There’s a popular saying on China’s microblogs that “if you were born in China, you just chose to play in hard mode”. As an expatriate in this country, you have to try your best to keep up with the locals to train yourself to be a “Super Mario”: mind your food, mind the air you breathe and mind your drink.
The scandalous frequency of food safety scandals has made nearly nothing in China eatable. Air pollution has developed into a severe headache for Chinese’s metropolises, such as Beijing and Shanghai, which are engulfed in smog most days of the year. And water is never a fresh topic.
Even so, it is still terrifying to know that half of the country’s tap water supply is unqualified knockoff oakleys, and even tainted with heavy metals.
The cover story of the latest issue of Caixin Magazine took a look into the state of China’s tap water, starting from the government’s largest survey in a decade of 4,000 urban water supply plants 3 years ago. However, the results might be too close to the dirty truth to be released to the public.
“Without authority, I cannot tell you the figure [actual qualification rate of drinking water],” Song Lanhe [chief scientist of the Ministry of Housing and Urban-Rural Development's water quality monitor center] told Caixin reporters.
Sources close to the ministry said the actual number of problematic treatment plants exposed by the survey could be as high as 50 percent. Song did not rule out, or confirm, the estimate.
China plans to adopt stricter quality standards for drinking water in July, but treatment facilities nationwide are hard-pressed to meet existing criteria. Experts say half of the country's water supply plants cannot meet current standards.
The new regulations will mostly serve as guidance and are hard to mandatorily implement, Song said.
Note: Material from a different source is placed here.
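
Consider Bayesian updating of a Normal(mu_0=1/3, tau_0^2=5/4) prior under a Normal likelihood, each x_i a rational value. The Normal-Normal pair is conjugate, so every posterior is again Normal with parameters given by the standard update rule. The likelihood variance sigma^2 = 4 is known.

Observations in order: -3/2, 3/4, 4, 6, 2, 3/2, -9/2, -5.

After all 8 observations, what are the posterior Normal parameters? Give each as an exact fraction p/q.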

Local governments will continue to claim that water quality met standards when it did not, Song said.
The news that only half of the tap water supplied is qualified was reposted more than four million times on Chinese mircoblogs Sina Weibo and Tencent Weibo overnight.
A local newspaper in the eastern tourist city of Hangzhou, Zhejiang province even implied in a report on Tuesday that Caixin’s story might have pushed up share prices in the water sector.
Analysts said some fund managers have sensed the investment potential in the related listed companies’ business opportunities, such as technology development in production sewage treatment equipment and drinking water equipment.
In our previous post, Future business opportunities in helping China get clean water replica oakley sunglasses, renowned China expert Jack Perkowski discussed how water pollution and a clean water shortage could bring new business opportunities for those who want to dig future gold in the world’s second-richest and most populous country.